The complainant X. lived in a cohabiting union for several years. Within the framework of this partnership, the couple bought a property and each financed half of the purchase. On 13 May 1998, X.'s partner was granted ownership of the property by notarial certification and X. was granted a right of use to "his" half of the property.
On 2 September 2013, after the separation of the couple, the right of use was deleted from the land register and the complainant received a compensation of CHF 703'000 from his former partner in return. The tax administration of the Canton of Valais added this compensation to the complainant's taxable income for 2013. X. appealed against this decision. The cantonal tax administration subsequently changed its initial decision with regard to the tax rate as of 21 May 2015. After X. had filed a new appeal against this decision, but the cantonal tax administration had dismissed it, X. filed a complaint with the Cantonal Tax Commission of the Canton of Valais. The latter also dismissed the complaint as of 14 September 2016 and X. was referred to the Federal Supreme Court. The Federal Supreme Court upheld the appeal in its decision of 21 June 2017 (2C_82,83/2016) on the following grounds and dismissed it redirected the case to the Cantonal Tax Commission for reassessment.
What is taxable income?
Art. 16 DBG defines taxable income and is the basis for the income accrual theory or "factor income" theory. According to Art. 16 para. 1 DBG and the non-exhaustive list in Art. 17 to 23 DBG, all nonrecurring and recurring income is taxable income. According to Art. 23 lit. d DBG, this also includes "compensation for the non-exercise of a right". The capital gains from the sale of private assets (Art. 16 para. 3 DBG) and the final list in Art. 24 DBG are exceptions and are therefore tax-free. But these exceptions may only be applied with restraint, according to the Federal Supreme Court.
The income accrual theory consists of a net amount. It corresponds to the surplus of inflows over outflows of assets in a specific tax period. If the calculation results in such an effective net increase in assets, it is necessary to examine whether this represents taxable income or a capital gain (Art. 16 para. 3 DBG), or if is subject to an element of Art. 24 DBG.
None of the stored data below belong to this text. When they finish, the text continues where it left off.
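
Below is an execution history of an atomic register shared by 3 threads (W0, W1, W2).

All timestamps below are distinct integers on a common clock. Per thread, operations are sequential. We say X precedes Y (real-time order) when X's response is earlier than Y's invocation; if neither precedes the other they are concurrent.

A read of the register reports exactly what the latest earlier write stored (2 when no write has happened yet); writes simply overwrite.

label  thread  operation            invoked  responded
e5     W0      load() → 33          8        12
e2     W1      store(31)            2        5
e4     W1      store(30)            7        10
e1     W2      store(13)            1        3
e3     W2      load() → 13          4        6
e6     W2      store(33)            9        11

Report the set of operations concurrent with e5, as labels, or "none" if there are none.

e4, e6

overlap test against e5 [8,12]: concurrent iff the interval meets 8..12
e1 [1,3]: before
e2 [2,5]: before
e3 [4,6]: before
e4 [7,10]: concurrent
e6 [9,11]: concurrent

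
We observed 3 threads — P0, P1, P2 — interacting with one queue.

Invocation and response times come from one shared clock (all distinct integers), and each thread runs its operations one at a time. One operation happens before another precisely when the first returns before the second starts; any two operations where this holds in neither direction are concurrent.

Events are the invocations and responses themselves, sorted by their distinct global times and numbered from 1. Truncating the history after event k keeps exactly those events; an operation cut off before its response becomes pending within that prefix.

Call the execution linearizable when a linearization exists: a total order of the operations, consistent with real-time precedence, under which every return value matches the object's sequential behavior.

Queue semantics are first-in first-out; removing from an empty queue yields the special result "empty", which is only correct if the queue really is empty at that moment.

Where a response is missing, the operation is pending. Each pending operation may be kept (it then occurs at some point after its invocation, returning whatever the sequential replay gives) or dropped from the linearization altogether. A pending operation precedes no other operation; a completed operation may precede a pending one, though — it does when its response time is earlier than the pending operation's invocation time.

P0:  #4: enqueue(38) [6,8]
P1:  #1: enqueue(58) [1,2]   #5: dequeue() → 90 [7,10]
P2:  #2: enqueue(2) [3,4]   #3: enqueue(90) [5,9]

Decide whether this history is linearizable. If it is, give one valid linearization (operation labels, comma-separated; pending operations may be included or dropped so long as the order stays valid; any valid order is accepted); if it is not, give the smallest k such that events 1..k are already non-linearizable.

not linearizable — minimal violating prefix: 10 events

events 1..9 are fine; event 10 — the response of #5 at time 10 — makes the prefix non-linearizable
6 orders of the 5 completed queue ops respect real time; none is legal
sample order #1, #2, #3, #4, #5 stalls at step 5 — #5 dequeue() → 90 has no legal effect
sample order #1, #2, #3, #5, #4 stalls at step 4 — #5 dequeue() → 90 has no legal effect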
It is not easy to distinguish between "capital gain from the sale of private assets" and taxable income from "compensation for the non-exercise of a right". In the case of capital gain according to Art. Section 16 para. 3 DBG, the goods sold leave the property of the person selling them and the economic substance is temporarily reduced until the consideration is received. With Art. 23 lit. d DBG, on the other hand, the compensation for the non-exercise of a right must show characteristics of a taxable income or gain.
The right of usufruct
The right of usufruct is a right in rem, which is non-transferable and inalienable. According to Art. 755 para. 1 ZGB, the usufructuary shall have the right to the possession, usage and use of the good. The right of usufruct must be entered in the land register (Art. 746 para. 1 ZGB) and expires with its deletion (Art. 748 para. 1 ZGB). The lapse of time, waiver or death of the beneficiary are grounds for loss (Art. 748 para. 2 ZGB).
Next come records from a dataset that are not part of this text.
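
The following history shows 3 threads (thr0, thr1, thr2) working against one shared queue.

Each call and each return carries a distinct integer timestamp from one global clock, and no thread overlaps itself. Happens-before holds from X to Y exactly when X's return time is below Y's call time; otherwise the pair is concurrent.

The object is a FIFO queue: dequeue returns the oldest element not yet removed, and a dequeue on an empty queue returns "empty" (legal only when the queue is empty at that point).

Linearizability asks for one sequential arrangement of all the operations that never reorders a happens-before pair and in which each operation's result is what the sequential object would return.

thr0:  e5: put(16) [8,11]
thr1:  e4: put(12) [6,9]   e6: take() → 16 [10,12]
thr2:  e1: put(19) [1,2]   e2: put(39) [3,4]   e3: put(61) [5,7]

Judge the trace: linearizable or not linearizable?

already the first 12 events (up to e6's response at time 12) admit no linearization; the first 11 still do
checked exhaustively: 5 real-time-consistent orders of 6 completed operations, zero legal queue replays
e.g. e1, e2, e3, e4, e5, e6: illegal at step 6, since e6 take() → 16 cannot apply there
e.g. e1, e2, e3, e4, e6, e5: illegal at step 5, since e6 take() → 16 cannot apply there

not linearizable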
Any increase in net assets resulting from the compensation is tax-free
In this case, the question arises as to whether the compensation sum of CHF 703'000 for the waiver of the usufruct right falls under Art. 16 para. 3 DBG and is tax-free or whether it falls under Art. 23 lit. d DBG and thus belongs to the taxable income. The only decisive factor is the situation in 2013, when the complainant waived his right of usufruct, this right was deleted from the land register and he received the compensation.
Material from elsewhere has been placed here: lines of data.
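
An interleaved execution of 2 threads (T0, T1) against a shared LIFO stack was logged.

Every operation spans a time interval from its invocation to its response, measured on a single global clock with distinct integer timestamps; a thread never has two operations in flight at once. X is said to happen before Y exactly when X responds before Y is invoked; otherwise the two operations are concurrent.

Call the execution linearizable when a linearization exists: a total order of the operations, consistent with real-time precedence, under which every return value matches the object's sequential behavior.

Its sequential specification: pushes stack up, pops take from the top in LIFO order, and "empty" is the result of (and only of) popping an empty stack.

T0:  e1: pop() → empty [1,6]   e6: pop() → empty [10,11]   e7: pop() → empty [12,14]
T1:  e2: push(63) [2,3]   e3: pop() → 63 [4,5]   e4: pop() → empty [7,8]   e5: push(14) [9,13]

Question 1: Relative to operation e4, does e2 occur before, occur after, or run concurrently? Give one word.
before

e2 spans [2,3], e4 spans [7,8]
resp(e2)=3 < inv(e4)=7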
In application of the income accrual theory, the complainant X. had a right to use a property at the beginning of the tax period 2013. The value of the usufruct for 2013 can be calculated (but the previous instance did not calculate this). Two situations are possible; either the compensation is less than or equal to the value of the usufruct or it is higher. Only in the latter case there is a net increase in assets. Whether this was the case here remains to be seen. Contrary to the opinion of the Cantonal Tax Commission, the complainant did not receive any income or return for the waiver of his right of usufruct and therefore Art. 23 lit. d DBG not applicable in this case. The waiver has rather reduced the property of X. to a certain extend for a remuneration. The fact that X. has not sold his right (which is not possible in the case of usufruct anyhow) does not change this. In summary, according to the Federal Supreme Court, any net increase in assets resulting from the compensation for the waiver of a usufruct on a property falls under the tax-free capital gain of Art. Section 16 para. 3 DBG.
The present decision of the Federal Supreme Court is to be welcomed. The decision confirms that the usufruct is a right in rem, which has a value and leads to a capital gain or loss upon dissolution.